ABD’de seçim öncesi Trump’ın Clinton ve Obama’yı DAEŞ’i kurmakla suçlaması, FETÖ’nün ABD ve İngiltere’de bazı adaylara finansal destek sağlaması iddiaları yavaş yavaş daha yüksek bir sesle dillendirilmeye başlaması önemli.
Zaten FETÖ içinde çözülme, kaynama, kendi aralarında karşılıklı suçlamalar giderek artıyor.. Tuncay Opçin’in Twitter’da Emre Uslu ile “Gülen’in Mehdiliği” konusunda aralarında küfürlü yazışmaları da artık bu işin suyunun ısındığını gösteriyor..
Bu hareket 1991’de CIA’nın kontrolünde yeniden yapılandırıldığında 10 yıllık bir geçiş planı sözkonusu idi. Refahyol ile başlayan süreçte senaryoların hiçbirisi gerçekleştirilemedi. Her adımda çuvalladılar.
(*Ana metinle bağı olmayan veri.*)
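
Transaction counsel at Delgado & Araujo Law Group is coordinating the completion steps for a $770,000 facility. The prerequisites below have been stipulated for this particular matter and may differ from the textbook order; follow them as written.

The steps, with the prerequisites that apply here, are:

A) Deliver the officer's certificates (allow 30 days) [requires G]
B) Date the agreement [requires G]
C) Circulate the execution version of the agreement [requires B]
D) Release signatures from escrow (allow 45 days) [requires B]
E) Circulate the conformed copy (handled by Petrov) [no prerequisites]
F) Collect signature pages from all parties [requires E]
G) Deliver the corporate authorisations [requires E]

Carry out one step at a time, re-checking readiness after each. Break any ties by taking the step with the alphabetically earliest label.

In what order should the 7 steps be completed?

Only E has no prerequisites, so it is first.
Ready: F and G. F has the earlier label → F.
Next only G has its prerequisites met → G.
Ready: A and B. A has the earlier label → A.
B needed G, now all done → B.
Ready: C and D. C has the earlier label → C.
D is the only step now ready → D.

E F G A B C D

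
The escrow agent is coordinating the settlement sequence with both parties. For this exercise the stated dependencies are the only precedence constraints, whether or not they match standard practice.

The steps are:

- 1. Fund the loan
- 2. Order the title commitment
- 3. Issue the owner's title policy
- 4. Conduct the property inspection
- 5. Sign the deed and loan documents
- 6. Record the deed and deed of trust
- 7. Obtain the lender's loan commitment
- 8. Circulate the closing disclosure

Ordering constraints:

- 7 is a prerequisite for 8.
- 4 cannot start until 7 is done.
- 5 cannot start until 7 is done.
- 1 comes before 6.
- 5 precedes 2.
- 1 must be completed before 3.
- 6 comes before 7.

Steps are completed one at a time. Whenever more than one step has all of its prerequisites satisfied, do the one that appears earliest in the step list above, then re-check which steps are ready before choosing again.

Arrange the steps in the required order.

1 is the only step with nothing outstanding, so it goes first.
Ready: 3 and 6. 3 is listed earlier → 3.
6 needed 1, now all done → 6.
7 needed 6, now all done → 7.
4, 5 and 8 are all available; 4 is listed earlier → 4.
5 and 8 are both available; 5 is listed earlier → 5.
2 and 8 are both available; 2 is listed earlier → 2.
That leaves 8 as the only ready step → 8.

1 → 3 → 6 → 7 → 4 → 5 → 2 → 8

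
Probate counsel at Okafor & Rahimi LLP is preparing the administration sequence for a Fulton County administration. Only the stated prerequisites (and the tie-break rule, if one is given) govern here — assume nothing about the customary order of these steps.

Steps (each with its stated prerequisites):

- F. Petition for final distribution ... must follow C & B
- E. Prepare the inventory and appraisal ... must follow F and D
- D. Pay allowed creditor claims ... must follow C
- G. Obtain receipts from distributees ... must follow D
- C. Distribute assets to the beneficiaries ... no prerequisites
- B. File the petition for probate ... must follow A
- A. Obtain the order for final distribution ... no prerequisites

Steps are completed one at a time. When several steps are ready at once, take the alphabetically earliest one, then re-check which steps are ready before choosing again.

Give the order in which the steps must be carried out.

A, B, C, D, F, E, G

Nothing is required for A and C. A has the earlier label → A first.
B now also ready, so the ready set is {B, C}; B has the earlier label → B.
Next only C has its prerequisites met → C.
Now D and F have their prerequisites met. D has the earlier label, so D next.
Now F and G have their prerequisites met. F has the earlier label, so F next.
E now also ready, so the ready set is {E, G}; E has the earlier label → E.
G is the only step now ready → G.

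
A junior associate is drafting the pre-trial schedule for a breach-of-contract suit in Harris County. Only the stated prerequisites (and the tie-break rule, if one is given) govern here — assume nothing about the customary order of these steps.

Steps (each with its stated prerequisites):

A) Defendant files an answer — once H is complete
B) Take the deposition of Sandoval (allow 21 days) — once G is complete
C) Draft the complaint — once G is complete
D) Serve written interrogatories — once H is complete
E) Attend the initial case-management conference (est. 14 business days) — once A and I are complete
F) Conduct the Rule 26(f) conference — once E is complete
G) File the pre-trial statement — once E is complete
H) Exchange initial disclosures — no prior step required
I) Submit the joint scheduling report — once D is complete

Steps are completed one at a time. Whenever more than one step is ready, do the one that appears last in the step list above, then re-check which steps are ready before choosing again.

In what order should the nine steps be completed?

Only H has no prerequisites, so it is first.
Ready: D and A. D is listed later → D.
Now I and A have their prerequisites met. I is listed later, so I next.
A needed H, now all done → A.
That leaves E as the only ready step → E.
Now G and F have their prerequisites met. G is listed later, so G next.
C and B now also ready, so the ready set is {F, C, B}; F is listed later → F.
Now C and B have their prerequisites met. C is listed later, so C next.
B needed G, now all done → B.

H, D, I, A, E, G, F, C, B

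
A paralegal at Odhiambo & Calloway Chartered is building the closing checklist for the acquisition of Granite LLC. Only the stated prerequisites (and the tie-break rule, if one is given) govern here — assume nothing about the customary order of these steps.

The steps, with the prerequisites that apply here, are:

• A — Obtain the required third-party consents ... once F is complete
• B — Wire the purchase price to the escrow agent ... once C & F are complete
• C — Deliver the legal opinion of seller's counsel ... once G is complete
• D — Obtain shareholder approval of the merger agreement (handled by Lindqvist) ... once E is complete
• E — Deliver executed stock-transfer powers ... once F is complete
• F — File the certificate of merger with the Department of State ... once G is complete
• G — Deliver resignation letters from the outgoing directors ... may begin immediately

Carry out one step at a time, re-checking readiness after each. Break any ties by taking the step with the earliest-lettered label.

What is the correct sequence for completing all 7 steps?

G, C, F, A, B, E, D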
Bu konu ABD’de, CIA içinde ve aynı şekilde, AB ülkelerinde ve NATO içinde ciddi tartışmalara sebeb olacak olan bir konu.. Batılıların derin sessizliği biraz da bu endişeden kaynaklanıyor.. ABD, AB ve NATO biraz “beceriksizlik”lerinden kaynaklanan “utangaç”lıkla, biraz bu işlerin ortaya dökülmesi ve işlerin kontrolden çıkması halinde ne yapacaklarını bilmemelerinden ve hesap sorulmasından duydukları “korku” içinde paniklemiş durumdalar.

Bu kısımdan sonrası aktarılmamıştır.